Review of BlogBridge RSS reader

UPDATE: My complaints below proved unfounded after going through the system with its developer. My apologies. Please check out BlogBridge with confidence that it can in fact do the things I wrote below that it could not.

In my ongoing effort to find the best RSS reader for my serious feed reading needs, I just tried out BlogBridge. Though it has some very innovative features that have been widely written about and has a nice look to it, the first few minutes of use made its shortcomings for me clear.

It does not respect the folders in my OPML file. This alone is a deal-breaker. I have 600 RSS feeds carefully organized into folders by priority and if importing those files into a feed reader strips out the folders, I’ll be darned if I’m going to use the thing. I though I had selected the “import as multiple guides” option, but the OPML coming in from Net News Wire just landed in one undifferentiated pile called “my subscriptions.”

There is a limit to the number of feeds you can import – 500! After all the talk on the company’s front page about how BlogBridge users are different because they read a large number of feeds, this was a major disappointment. I can’t use a system that doesn’t welcome all my feeds in at import!

No “river of news” option.

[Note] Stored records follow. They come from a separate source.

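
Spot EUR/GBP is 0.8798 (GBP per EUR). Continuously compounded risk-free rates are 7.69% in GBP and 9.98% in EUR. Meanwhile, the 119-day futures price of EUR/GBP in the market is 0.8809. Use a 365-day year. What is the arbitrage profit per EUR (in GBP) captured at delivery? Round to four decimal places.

Fair futures: F* = S·e^(carry·T), with carry = (r_GBP − r_EUR) = 0.0769 − 0.0998 = -0.0229
F* = 0.8798 · e^(-0.0229 × 119/365) = 0.8798 · e^-0.007466 = 0.8798 × 0.992562 = 0.8733
Market 0.8809 > fair 0.8733: forward overpriced → cash-and-carry (buy spot, short the forward).
At maturity, profit = |F_mkt − F*| = |0.8809 − 0.8733| = 0.0076 per EUR (in GBP)

0.0076 per EUR (in GBP)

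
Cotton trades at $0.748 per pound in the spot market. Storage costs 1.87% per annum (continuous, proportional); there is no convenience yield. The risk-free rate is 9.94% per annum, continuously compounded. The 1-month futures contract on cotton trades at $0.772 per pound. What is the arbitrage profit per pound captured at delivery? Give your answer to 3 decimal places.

$0.017 per pound

Fair futures: F* = S·e^(carry·T), with carry = (r + u) = 0.0994 + 0.0187 = 0.1181
F* = 0.748 · e^(0.1181 × 1/12) = 0.748 · e^0.009842 = 0.748 × 1.009891 = $0.7554
Market $0.772 > fair $0.7554: forward overpriced → cash-and-carry (buy spot, short the forward).
At maturity, profit = |F_mkt − F*| = |0.772 − 0.7554| = $0.017 per pound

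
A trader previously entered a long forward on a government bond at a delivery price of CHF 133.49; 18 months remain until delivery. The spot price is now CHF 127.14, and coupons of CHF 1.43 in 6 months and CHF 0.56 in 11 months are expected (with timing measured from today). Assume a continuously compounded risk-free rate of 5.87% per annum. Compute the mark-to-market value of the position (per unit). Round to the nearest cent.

CHF 2.98

PV(remaining coupons) I = 1.43·e^(−0.0587·6/12) + 0.56·e^(−0.0587·11/12) = 1.9193
Current forward F = (S − I)·e^(rT) = (127.14 − 1.9193)·e^(0.0587·18/12) = 125.2207 × 1.092043 = 136.7464
Value (long) = (F − K)·e^(−rT) = (136.7464 − 133.49) × 0.915715 = 2.9819
Value = CHF 2.98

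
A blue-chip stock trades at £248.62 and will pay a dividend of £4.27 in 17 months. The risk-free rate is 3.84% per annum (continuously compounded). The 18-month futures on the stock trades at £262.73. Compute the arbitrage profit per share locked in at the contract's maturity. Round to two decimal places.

£3.65 per share

PV(dividends) I = 4.27·e^(−0.0384·17/12) = 4.0439
Fair futures F* = (S − I)·e^(rT) = (248.62 − 4.0439)·e^0.057600 = 244.5761 × 1.059291 = 259.0773
Market £262.73 > fair 259.0773: forward overpriced → cash-and-carry (borrow at r, buy the stock and collect the dividends, short the forward).
Profit at T = |F_mkt − F*| = |262.73 − 259.0773| = £3.65 per share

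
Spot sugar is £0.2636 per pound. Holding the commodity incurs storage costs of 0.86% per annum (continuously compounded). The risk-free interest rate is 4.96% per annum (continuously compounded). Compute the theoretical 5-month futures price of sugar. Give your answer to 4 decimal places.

£0.2701 per pound

Net carry = r + u − y = 0.0496 + 0.0086 − 0.0000 = 0.0582
F = S·e^((r+u−y)T) = 0.2636 · e^(0.0582 × 5/12) = 0.2636 · e^0.024250
= 0.2636 × 1.024546 = £0.2701 per pound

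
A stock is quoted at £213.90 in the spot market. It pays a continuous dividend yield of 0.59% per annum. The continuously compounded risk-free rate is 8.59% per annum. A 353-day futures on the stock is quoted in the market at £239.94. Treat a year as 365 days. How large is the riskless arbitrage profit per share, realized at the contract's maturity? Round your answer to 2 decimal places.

£8.83 per share

Fair futures: F* = S·e^(carry·T), with carry = (r − q) = 0.0859 − 0.0059 = 0.0800
F* = 213.90 · e^(0.0800 × 353/365) = 213.90 · e^0.077370 = 213.90 × 1.080442 = £231.1065
Market £239.94 > fair £231.1065: forward overpriced → cash-and-carry (buy spot, short the forward).
At maturity, profit = |F_mkt − F*| = |239.94 − 231.1065| = £8.83 per share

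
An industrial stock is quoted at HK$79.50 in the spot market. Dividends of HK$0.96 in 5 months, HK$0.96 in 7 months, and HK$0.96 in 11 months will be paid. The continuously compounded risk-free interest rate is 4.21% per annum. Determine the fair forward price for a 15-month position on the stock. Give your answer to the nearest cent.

HK$80.84

PV(dividends) I = 0.96·e^(−0.0421·5/12) + 0.96·e^(−0.0421·7/12) + 0.96·e^(−0.0421·11/12)
I = 0.9433 + 0.9367 + 0.9237 = 2.8037
F = (S − I)·e^(rT) = (79.50 − 2.8037) · e^(0.0421·15/12)
= 76.6963 · e^0.052625 = 76.6963 × 1.054034 = HK$80.84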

As far as I can tell, if HorsePigCow is the feed I’m subscribed to that has been most recently updated, I have to read every item in that feed – even ones a week old, before I the items in the second most recently updated feed appear. There is discussion of river of news throughout the BlogBridge site but I can’t see how to make it work that way.

I like the del.icio.us support, the dynamic reading lists shared with other users and some of the metadata about each feed in my subscription list, but there are too many shortcomings here for serious feed readers seeking to jump in. That’s how it appears to me at least.